Detalhe: será o primeiro chassis desde o ano de 2010 que terá o número 1 no seu flanco, graças ao título de Lando Norris.
Rob Marshall, o chefe de projeto da marca, deixou claro que o monolugar que alinhará em Barcelona não será uma versão básica ou transitória. “O que vai correr esta semana será, provavelmente, muito próximo daquilo que levaremos para a primeira corrida”, explicou, afastando a ideia de uma abordagem conservadora com forte evolução planeada até ao Grande Prémio da Austrália, no inicio de março.
Já Andrea Stella, o diretor técnico, explicou o que aí vêm e o que pode esperar destes novos chassis, e como decidiram perseguir um design ambicioso, eles resolveram não participar no primeiro dia dos cinco dias dos testes em Barcelona, embora tenham um limite de três dias presentes.

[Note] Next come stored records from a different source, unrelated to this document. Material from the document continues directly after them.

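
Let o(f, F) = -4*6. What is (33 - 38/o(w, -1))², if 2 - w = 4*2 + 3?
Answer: 172225/144 ≈ 1196.0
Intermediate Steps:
w = -9 (w = 2 - (4*2 + 3) = 2 - (8 + 3) = 2 - 1*11 = 2 - 11 = -9)
o(f, F) = -24
(33 - 38/o(w, -1))² = (33 - 38/(-24))² = (33 - 38*(-1/24))² = (33 + 19/12)² = (415/12)² = 172225/144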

"Houve muito trabalho por trás do projeto, da conceção e da construção dos carros de 2026", começou por afirmar. "O que me recordo é que foi algo quase inédito, não apenas em termos das alterações em si, porque penso que nunca houve uma alteração tão grande e simultânea de chassis, motor e pneus. Mas mesmo o volume de renovação que ocorreu nos últimos 20 meses na McLaren foi provavelmente o maior projeto de design, ou mesmo o maior projeto de automóveis novos em geral, em que participei.", continuou.

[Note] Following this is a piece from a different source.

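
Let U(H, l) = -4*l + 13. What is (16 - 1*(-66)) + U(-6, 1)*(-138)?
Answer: -1160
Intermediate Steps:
U(H, l) = 13 - 4*l
(16 - 1*(-66)) + U(-6, 1)*(-138) = (16 - 1*(-66)) + (13 - 4*1)*(-138) = (16 + 66) + (13 - 4)*(-138) = 82 + 9*(-138) = 82 - 1242 = -1160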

"Tudo isto torna extremamente interessante ver como os carros se vão comportar, como a ordem de competitividade será alterada. Somos campeões, mas não levámos esse título para 2026. Todos começarão do zero. A nossa narrativa interna é que tudo o que conquistarmos, teremos de merecer e conquistar com esforço. Essa é a nossa mentalidade, essa é a nossa filosofia. É por isso que temos sido ambiciosos com o carro de 2026, porque se trata de um redesenhamento de grande escala. É também necessário ter cautela para garantir que o carro está realmente pronto, que é lançado a tempo e que a sua construção é concluída a tempo.", concluiu.